Nadat hierover afspraken met de bondgenoten waren gemaakt, bleek weer eens dat een beslissing voor deze Amerikaanse President nimmer definitief was. Hij onderwierp zichzelf alsnog aan een diepgaand gewetensonderzoek en kwam tot de conclusie dat hij zijn besluit, mede op grond van ethische overwegingen, moest intrekken. (Power and Principle, p. 304/5). Zijn adviseurs waarschuwden hem unaniem voor de politieke consequenties, maar juist het morele karakter van zijn bezwaren maakte de herroeping van het productiebesluit voor Carter tot een autonome kwestie. Hij negeerde de gevolgen, daarmee de indruk wekkend dat Moskou’s propagandacampagne tegen de neutronenbom alsnog met succes werd bekroond. Bovendien daalden de toch al niet florissante betrekkingen met de Europese bondgenoten tot een nulpunt.10. Vooral de relatie met Schmidt werd heel slecht, ook al doordat de Bondskanselier, die in de stijl van Kissinger wilde blijven streven naar zowel een handhaving van het machtsevenwicht als een voortzetting van de ontspanning, steeds minder zijn ergernis wist te onderdrukken over de in zijn ogen onbesuisde mensenrechtencampagne van de Amerikaanse President. Achteraf kan men alleen maar verbaasd zijn dat ondanks deze slechte verhouding, het fiasco rond de neutronenbom en de groeiende anti-kernwapenstemming in Europa, toch nog in december 1979 het navo-dubbelbesluit tot stand kwam. Ongetwijfeld heeft het politieke leiderschap van Schmidt hierbij een essentiële rol gespeeld. Hoe groot met name zijn verdiensten bij het
bedwingen van de tegenstand in de spd zijn geweest, is pas goed duidelijk geworden uit het kernwapenstandpunt dat deze partij na het vertrek van Schmidt is gaan innemen.

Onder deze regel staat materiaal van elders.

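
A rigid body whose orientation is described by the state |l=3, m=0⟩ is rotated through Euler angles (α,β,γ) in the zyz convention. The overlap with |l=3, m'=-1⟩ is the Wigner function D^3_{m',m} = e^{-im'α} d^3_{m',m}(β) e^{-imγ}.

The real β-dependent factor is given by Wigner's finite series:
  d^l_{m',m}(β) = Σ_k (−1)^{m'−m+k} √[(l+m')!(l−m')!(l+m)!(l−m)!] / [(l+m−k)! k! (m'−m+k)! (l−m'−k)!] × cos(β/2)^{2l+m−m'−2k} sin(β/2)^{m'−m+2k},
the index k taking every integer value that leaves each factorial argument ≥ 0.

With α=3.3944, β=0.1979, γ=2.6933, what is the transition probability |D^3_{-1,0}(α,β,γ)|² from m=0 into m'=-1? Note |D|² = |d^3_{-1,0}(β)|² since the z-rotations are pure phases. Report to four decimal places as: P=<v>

P=0.1050

First d^3_{-1,0}(β=0.1979), then the phase factors e^{-i(-1)α} and e^{-i(0)γ}:
Half-angle: c=0.995108, s=0.098789. N=√(2·24·6·6)=41.569219
k∈{1,2,3} keeps every argument non-negative
  k=1: (−1)^0·41.5692/(12)·0.9951^5·0.0988^1 = +0.333925
  k=2: (−1)^1·41.5692/(4)·0.9951^3·0.0988^3 = -0.009873
  k=3: (−1)^2·41.5692/(12)·0.9951^1·0.0988^5 = +0.000032
d^3_{-1,0}(0.1979) = +0.333925 -0.009873 +0.000032 = +0.324085
|D^3_{-1,0}|² = |d^3_{-1,0}(β)|² = (+0.324085)² = 0.105031 (the z-rotation phases have unit modulus)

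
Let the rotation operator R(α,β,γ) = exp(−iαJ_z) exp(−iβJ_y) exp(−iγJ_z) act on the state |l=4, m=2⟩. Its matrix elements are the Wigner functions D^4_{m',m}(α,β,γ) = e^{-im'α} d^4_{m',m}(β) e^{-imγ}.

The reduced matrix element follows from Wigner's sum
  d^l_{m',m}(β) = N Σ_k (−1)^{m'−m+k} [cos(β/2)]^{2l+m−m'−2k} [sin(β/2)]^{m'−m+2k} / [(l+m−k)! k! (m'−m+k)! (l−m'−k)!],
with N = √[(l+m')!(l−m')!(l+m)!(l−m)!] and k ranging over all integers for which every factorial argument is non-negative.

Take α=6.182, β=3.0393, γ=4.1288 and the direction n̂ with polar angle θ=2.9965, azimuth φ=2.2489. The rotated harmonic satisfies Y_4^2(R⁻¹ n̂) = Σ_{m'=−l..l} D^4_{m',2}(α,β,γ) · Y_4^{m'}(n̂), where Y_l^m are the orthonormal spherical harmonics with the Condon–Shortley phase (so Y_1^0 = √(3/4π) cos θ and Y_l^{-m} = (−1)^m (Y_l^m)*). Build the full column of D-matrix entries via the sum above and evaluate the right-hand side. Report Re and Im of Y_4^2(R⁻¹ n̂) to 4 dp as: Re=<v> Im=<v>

Need the full column D^4_{m',2} for m'=−4..4 at α=6.182, β=3.0393, γ=4.1288.
cos(β/2)=0.051124, sin(β/2)=0.998692
d^4_{-4,2}: single k=6 term ⇒ +0.013722;  D = -0.009923-0.009478i
d^4_{-3,2}: k∈[5..6] ⇒ +0.001490 -0.189544 = -0.188054;  D = +0.122177+0.142959i
d^4_{-2,2}: k∈[4..6] ⇒ +0.000102 -0.031119 +0.989586 = +0.958569;  D = -0.545977-0.787886i
d^4_{-1,2}: k∈[3..5] ⇒ +0.000005 -0.002816 +0.214923 = +0.212112;  D = -0.102585-0.185655i
d^4_{0,2}: k∈[2..4] ⇒ +0.000000 -0.000172 +0.024602 = +0.024430;  D = -0.009595-0.022467i
d^4_{1,2}: k∈[1..3] ⇒ +0.000000 -0.000007 +0.001877 = +0.001870;  D = -0.000557-0.001785i
d^4_{2,2}: k∈[0..2] ⇒ +0.000000 -0.000000 +0.000102 = +0.000102;  D = -0.000020-0.000100i
d^4_{3,2}: k∈[0..1] ⇒ -0.000000 +0.000004 = +0.000004;  D = -0.000000-0.000004i
d^4_{4,2}: single k=0 term ⇒ +0.000000;  D = +0.000000-0.000000i
Y_4^{m'}(θ=2.9965,φ=2.2489) and Σ D·Y over m':
  (-0.0099-0.0095i)·(-0.0002-0.0001i)  (+0.1222+0.1430i)·(-0.0033+0.0017i)  (-0.5460-0.7879i)·(-0.0087+0.0400i)  (-0.1026-0.1857i)·(+0.1636+0.2031i)  (-0.0096-0.0225i)·(+0.7594+0.0000i)  (-0.0006-0.0018i)·(-0.1636+0.2031i)  (-0.0000-0.0001i)·(-0.0087-0.0400i)  (-0.0000-0.0000i)·(+0.0033+0.0017i)  (+0.0000-0.0000i)·(-0.0002+0.0001i)
Y_4^2(R⁻¹ n̂) = +0.049713-0.083336i

Re=0.0497 Im=-0.0833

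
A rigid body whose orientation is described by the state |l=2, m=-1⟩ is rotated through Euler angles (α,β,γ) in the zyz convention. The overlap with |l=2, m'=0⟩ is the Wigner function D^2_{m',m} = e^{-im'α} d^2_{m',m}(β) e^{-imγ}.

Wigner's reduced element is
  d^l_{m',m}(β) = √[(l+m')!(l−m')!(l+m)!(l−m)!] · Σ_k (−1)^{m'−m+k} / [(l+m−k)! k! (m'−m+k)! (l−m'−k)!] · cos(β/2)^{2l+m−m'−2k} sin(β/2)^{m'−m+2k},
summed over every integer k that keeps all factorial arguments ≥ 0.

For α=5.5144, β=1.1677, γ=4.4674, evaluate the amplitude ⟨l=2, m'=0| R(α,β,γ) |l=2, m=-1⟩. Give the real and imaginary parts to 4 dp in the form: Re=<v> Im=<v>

D^2_{0,-1}(5.5144,1.1677,4.4674) = e^{-i·0·5.5144}·d^2_{0,-1}(1.1677)·e^{-i·-1·4.4674}. Compute d first:
c=cos(1.1677/2)=0.834347, s=sin(1.1677/2)=0.551240; N=√[2·2·1·6]=4.898979
The bounds max(0,m−m')=0 and min(l+m,l−m')=1 give 2 terms
  k=0: (−1)^1·4.8990/(2)·0.8343^3·0.5512^1 = -0.784253
  k=1: (−1)^2·4.8990/(2)·0.8343^1·0.5512^3 = +0.342330
d^2_{0,-1}(1.1677) = -0.784253 +0.342330 = -0.441923
D = (+1.000000+0.000000i)·(-0.441923)·(-0.242546-0.970140i) = +0.107186+0.428727i

Re=0.1072 Im=0.4287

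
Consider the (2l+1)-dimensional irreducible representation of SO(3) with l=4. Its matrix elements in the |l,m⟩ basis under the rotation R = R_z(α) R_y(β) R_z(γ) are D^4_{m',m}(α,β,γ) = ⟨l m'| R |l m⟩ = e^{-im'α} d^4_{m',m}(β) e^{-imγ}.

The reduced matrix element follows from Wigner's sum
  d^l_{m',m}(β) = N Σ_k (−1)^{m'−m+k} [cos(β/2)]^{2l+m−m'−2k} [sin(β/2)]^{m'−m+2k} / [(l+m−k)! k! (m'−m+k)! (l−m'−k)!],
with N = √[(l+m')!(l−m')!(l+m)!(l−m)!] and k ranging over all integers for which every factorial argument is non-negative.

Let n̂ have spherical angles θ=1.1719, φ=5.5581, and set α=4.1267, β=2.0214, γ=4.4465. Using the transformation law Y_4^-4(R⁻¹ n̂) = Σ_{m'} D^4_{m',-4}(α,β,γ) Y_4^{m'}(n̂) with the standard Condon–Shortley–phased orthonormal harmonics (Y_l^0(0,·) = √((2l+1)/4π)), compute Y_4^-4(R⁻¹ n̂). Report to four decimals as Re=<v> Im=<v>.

Need the full column D^4_{m',-4} for m'=−4..4 at α=4.1267, β=2.0214, γ=4.4465.
cos(β/2)=0.531268, sin(β/2)=0.847204
d^4_{-4,-4}: single k=0 term ⇒ +0.006346;  D = -0.006125+0.001660i
d^4_{-3,-4}: single k=0 term ⇒ -0.028624;  D = -0.009030+0.027162i
d^4_{-2,-4}: single k=0 term ⇒ +0.085396;  D = +0.052636+0.067245i
d^4_{-1,-4}: single k=0 term ⇒ -0.192586;  D = +0.191994-0.015093i
d^4_{0,-4}: single k=0 term ⇒ +0.343364;  D = +0.166795-0.300131i
d^4_{1,-4}: single k=0 term ⇒ -0.489750;  D = -0.225229-0.434887i
d^4_{2,-4}: single k=0 term ⇒ +0.552248;  D = -0.549041-0.059429i
d^4_{3,-4}: single k=0 term ⇒ -0.470733;  D = -0.300912+0.361996i
d^4_{4,-4}: single k=0 term ⇒ +0.265402;  D = +0.076298+0.254198i
Y_4^{m'}(θ=1.1719,φ=5.5581) and Σ D·Y over m':
  (-0.0061+0.0017i)·(-0.3098+0.0762i)  (-0.0090+0.0272i)·(-0.2162+0.3130i)  (+0.0526+0.0672i)·(+0.0019+0.0158i)  (+0.1920-0.0151i)·(-0.2464-0.2183i)  (+0.1668-0.3001i)·(-0.0771+0.0000i)  (-0.2252-0.4349i)·(+0.2464-0.2183i)  (-0.5490-0.0594i)·(+0.0019-0.0158i)  (-0.3009+0.3620i)·(+0.2162+0.3130i)  (+0.0763+0.2542i)·(-0.3098-0.0762i)
Y_4^-4(R⁻¹ n̂) = -0.404232-0.173684i

Re=-0.4042 Im=-0.1737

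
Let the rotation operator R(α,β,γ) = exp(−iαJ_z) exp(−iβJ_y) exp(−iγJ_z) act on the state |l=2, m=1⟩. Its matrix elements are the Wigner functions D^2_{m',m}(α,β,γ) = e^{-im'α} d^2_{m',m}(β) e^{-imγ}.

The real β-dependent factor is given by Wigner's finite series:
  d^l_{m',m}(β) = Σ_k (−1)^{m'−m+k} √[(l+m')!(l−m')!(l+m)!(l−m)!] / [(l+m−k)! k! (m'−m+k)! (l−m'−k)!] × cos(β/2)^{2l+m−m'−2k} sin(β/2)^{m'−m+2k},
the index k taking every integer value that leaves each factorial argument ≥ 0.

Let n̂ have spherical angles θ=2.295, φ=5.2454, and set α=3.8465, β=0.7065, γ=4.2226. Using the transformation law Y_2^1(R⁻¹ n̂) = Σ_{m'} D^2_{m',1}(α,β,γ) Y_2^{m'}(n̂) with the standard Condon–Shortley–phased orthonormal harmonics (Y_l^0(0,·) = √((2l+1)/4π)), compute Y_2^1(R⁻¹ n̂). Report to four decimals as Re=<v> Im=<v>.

Need the full column D^2_{m',1} for m'=−2..2 at α=3.8465, β=0.7065, γ=4.2226.
cos(β/2)=0.938253, sin(β/2)=0.345949
d^2_{-2,1}: single k=3 term ⇒ +0.077694;  D = -0.073532-0.025088i
d^2_{-1,1}: k∈[2..3] ⇒ +0.316072 -0.014323 = +0.301748;  D = +0.280657-0.110831i
d^2_{0,1}: k∈[1..2] ⇒ +0.699919 -0.095155 = +0.604764;  D = -0.284505+0.533663i
d^2_{1,1}: k∈[0..1] ⇒ +0.774962 -0.316072 = +0.458890;  D = -0.097956-0.448314i
d^2_{2,1}: single k=0 term ⇒ -0.571482;  D = -0.454681-0.346203i
Y_2^{m'}(θ=2.295,φ=5.2454) and Σ D·Y over m':
  (-0.0735-0.0251i)·(-0.1048+0.1897i)  (+0.2807-0.1108i)·(-0.1948-0.3302i)  (-0.2845+0.5337i)·(+0.0999+0.0000i)  (-0.0980-0.4483i)·(+0.1948-0.3302i)  (-0.4547-0.3462i)·(-0.1048-0.1897i)
Y_2^1(R⁻¹ n̂) = -0.292373+0.038474i

Re=-0.2924 Im=0.0385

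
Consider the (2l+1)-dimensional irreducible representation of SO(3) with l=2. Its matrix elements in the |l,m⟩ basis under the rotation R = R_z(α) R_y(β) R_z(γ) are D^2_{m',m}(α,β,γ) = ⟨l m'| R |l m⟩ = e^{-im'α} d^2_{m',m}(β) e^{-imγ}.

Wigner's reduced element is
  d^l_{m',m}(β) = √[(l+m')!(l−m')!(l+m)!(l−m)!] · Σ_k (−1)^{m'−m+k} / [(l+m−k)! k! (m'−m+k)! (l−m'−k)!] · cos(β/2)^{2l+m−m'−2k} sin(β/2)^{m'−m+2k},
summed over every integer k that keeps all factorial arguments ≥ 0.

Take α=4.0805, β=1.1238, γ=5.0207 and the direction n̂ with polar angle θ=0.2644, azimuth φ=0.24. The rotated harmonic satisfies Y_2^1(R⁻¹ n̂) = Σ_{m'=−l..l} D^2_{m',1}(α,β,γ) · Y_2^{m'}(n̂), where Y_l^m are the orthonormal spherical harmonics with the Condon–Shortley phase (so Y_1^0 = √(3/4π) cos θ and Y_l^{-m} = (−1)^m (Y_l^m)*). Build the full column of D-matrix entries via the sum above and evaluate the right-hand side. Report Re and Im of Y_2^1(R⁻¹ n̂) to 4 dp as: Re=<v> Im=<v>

Re=0.0824 Im=0.1575

Need the full column D^2_{m',1} for m'=−2..2 at α=4.0805, β=1.1238, γ=5.0207.
cos(β/2)=0.846244, sin(β/2)=0.532795
d^2_{-2,1}: single k=3 term ⇒ +0.255980;  D = -0.255980+0.000331i
d^2_{-1,1}: k∈[2..3] ⇒ +0.609864 -0.080582 = +0.529282;  D = +0.312079-0.427488i
d^2_{0,1}: k∈[1..2] ⇒ +0.790903 -0.313510 = +0.477392;  D = +0.144865+0.454882i
d^2_{1,1}: k∈[0..1] ⇒ +0.512841 -0.609864 = -0.097023;  D = +0.091988+0.030849i
d^2_{2,1}: single k=0 term ⇒ -0.645769;  D = -0.527325+0.372756i
Y_2^{m'}(θ=0.2644,φ=0.24) and Σ D·Y over m':
  (-0.2560+0.0003i)·(+0.0234-0.0122i)  (+0.3121-0.4275i)·(+0.1893-0.0463i)  (+0.1449+0.4549i)·(+0.5662+0.0000i)  (+0.0920+0.0308i)·(-0.1893-0.0463i)  (-0.5273+0.3728i)·(+0.0234+0.0122i)
Y_2^1(R⁻¹ n̂) = +0.082440+0.157488i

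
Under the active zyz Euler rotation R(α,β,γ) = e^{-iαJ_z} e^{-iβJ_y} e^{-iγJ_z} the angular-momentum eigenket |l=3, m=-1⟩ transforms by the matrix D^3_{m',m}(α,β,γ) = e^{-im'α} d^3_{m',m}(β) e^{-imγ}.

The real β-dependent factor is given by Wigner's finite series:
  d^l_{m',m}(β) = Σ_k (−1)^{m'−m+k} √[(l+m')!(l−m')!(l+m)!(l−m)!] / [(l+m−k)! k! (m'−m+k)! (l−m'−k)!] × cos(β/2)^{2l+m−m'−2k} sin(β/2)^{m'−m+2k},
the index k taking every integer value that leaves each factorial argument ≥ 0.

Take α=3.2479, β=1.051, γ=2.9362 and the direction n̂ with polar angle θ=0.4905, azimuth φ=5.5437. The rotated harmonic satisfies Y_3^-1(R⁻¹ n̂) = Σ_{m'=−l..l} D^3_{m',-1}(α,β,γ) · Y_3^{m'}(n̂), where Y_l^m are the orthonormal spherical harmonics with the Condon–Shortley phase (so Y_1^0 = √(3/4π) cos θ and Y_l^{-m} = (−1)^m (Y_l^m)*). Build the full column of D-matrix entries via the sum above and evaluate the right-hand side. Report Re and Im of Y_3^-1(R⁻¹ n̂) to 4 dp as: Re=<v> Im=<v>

Need the full column D^3_{m',-1} for m'=−3..3 at α=3.2479, β=1.051, γ=2.9362.
cos(β/2)=0.865073, sin(β/2)=0.501646
d^3_{-3,-1}: single k=2 term ⇒ +0.545822;  D = +0.542308+0.061834i
d^3_{-2,-1}: k∈[1..2] ⇒ +0.768531 -0.516868 = +0.251663;  D = -0.251656-0.001818i
d^3_{-1,-1}: k∈[0..2] ⇒ +0.419100 -1.127445 +0.284345 = -0.424001;  D = -0.421921+0.041944i
d^3_{0,-1}: k∈[0..2] ⇒ -0.841883 +0.849301 -0.095198 = -0.087781;  D = +0.085936-0.017903i
d^3_{1,-1}: k∈[0..2] ⇒ +0.845584 -0.379126 +0.015936 = +0.482394;  D = +0.459149-0.147939i
d^3_{2,-1}: k∈[0..1] ⇒ -0.516868 +0.086904 = -0.429964;  D = +0.392944-0.174540i
d^3_{3,-1}: single k=0 term ⇒ +0.183544;  D = +0.158888-0.091886i
Y_3^{m'}(θ=0.4905,φ=5.5437) and Σ D·Y over m':
  (+0.5423+0.0618i)·(-0.0263+0.0348i)  (-0.2517-0.0018i)·(+0.0183+0.1992i)  (-0.4219+0.0419i)·(+0.3251+0.2965i)  (+0.0859-0.0179i)·(+0.2931+0.0000i)  (+0.4591-0.1479i)·(-0.3251+0.2965i)  (+0.3929-0.1745i)·(+0.0183-0.1992i)  (+0.1589-0.0919i)·(+0.0263+0.0348i)
Y_3^-1(R⁻¹ n̂) = -0.270682-0.043772i

Re=-0.2707 Im=-0.0438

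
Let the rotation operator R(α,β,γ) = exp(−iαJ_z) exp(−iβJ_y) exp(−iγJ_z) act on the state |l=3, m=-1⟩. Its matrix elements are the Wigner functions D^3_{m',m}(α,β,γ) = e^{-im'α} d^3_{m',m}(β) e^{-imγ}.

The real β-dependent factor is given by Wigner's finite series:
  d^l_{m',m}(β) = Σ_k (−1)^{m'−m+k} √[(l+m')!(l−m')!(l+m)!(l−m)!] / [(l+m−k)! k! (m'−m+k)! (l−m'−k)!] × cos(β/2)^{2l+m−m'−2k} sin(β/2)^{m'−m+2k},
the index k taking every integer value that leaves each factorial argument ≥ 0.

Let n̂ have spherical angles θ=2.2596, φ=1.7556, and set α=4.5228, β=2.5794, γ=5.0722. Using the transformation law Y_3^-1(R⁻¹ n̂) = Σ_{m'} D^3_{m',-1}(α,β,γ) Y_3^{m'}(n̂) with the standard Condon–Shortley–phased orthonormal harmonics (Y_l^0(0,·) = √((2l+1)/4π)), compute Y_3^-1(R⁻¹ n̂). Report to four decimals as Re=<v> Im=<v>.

Re=-0.1700 Im=0.2238

Need the full column D^3_{m',-1} for m'=−3..3 at α=4.5228, β=2.5794, γ=5.0722.
cos(β/2)=0.277409, sin(β/2)=0.960752
d^3_{-3,-1}: single k=2 term ⇒ +0.021171;  D = +0.020711-0.004392i
d^3_{-2,-1}: k∈[1..2] ⇒ +0.004991 -0.119736 = -0.114745;  D = -0.002222-0.114723i
d^3_{-1,-1}: k∈[0..2] ⇒ +0.000456 -0.043732 +0.393403 = +0.350127;  D = -0.345067-0.059312i
d^3_{0,-1}: k∈[0..2] ⇒ -0.005468 +0.196747 -0.786625 = -0.595346;  D = -0.209620+0.557222i
d^3_{1,-1}: k∈[0..2] ⇒ +0.032799 -0.524537 +0.786443 = +0.294705;  D = +0.251335+0.153888i
d^3_{2,-1}: k∈[0..1] ⇒ -0.119736 +0.718087 = +0.598350;  D = -0.403014+0.442271i
d^3_{3,-1}: single k=0 term ⇒ +0.253941;  D = -0.152104-0.203348i
Y_3^{m'}(θ=2.2596,φ=1.7556) and Σ D·Y over m':
  (+0.0207-0.0044i)·(+0.1011+0.1632i)  (-0.0022-0.1147i)·(+0.3610-0.1399i)  (-0.3451-0.0593i)·(-0.0468-0.2502i)  (-0.2096+0.5572i)·(+0.2324+0.0000i)  (+0.2513+0.1539i)·(+0.0468-0.2502i)  (-0.4030+0.4423i)·(+0.3610+0.1399i)  (-0.1521-0.2033i)·(-0.1011+0.1632i)
Y_3^-1(R⁻¹ n̂) = -0.169998+0.223796i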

Toen Carter in 1980 de presidentsverkiezingen had verloren, moet hij verzucht hebben dat hij waarschijnlijk een betere President zou zijn geweest als hij vaker de adviezen van Brzezinski had opgevolgd.11. De inspanningen die Brzezinski zich in zijn herinneringen getroost om alsnog de door de Amerikaanse pers in stand gehouden mythe te ontzenuwen dat de President vier jaren lang aan zijn leiband heeft gelopen, maken gezien de inhoud van Carters politiek inderdaad een ietwat overbodige indruk. Alleen in de toenadering tot China, die eind 1978 leidde tot een normalisatie van de diplomatieke betrekkingen tussen Washington en Peking, wist Brzezinski zijn wil door te zetten. Vance, die vreesde dat de verzoening met China door Moskou als een provocatie zou worden opgevat, dolf hier het onderspit. Daar stond tegenover dat Brzezinski noch in de Iraanse kwestie, waarin hij aanvankelijk aandrong op onvoorwaardelijke steun aan de Sjah en vervolgens een militaire coup bepleitte, noch wat de betrekkingen met Moskou betreft het oor van de President wist te vinden. Zijn pleidooien om de Sowjetleiders, desnoods door te dreigen met een militaire actie, duidelijk te maken dat hun activiteiten in de Hoorn van Afrika onaanvaardbaar waren, bleven zonder resultaat. Zeker tot de inval in Afghanistan voer de President in zijn benadering van de Sowjet-Unie op het kompas van Vance. Daarom zou het onjuist zijn Carters buitenlandse politiek louter af te doen als het persoonlijke en dus incidentele échec van een aarzelende moralist. Deze politiek was óók het product van een wereldbeeld, in het bijzonder een beeld van de Sowjet-Unie, dat toebehoorde aan de typische vertegenwoordiger van het ‘liberal establishment’ in de Democratische Partij die Vance was.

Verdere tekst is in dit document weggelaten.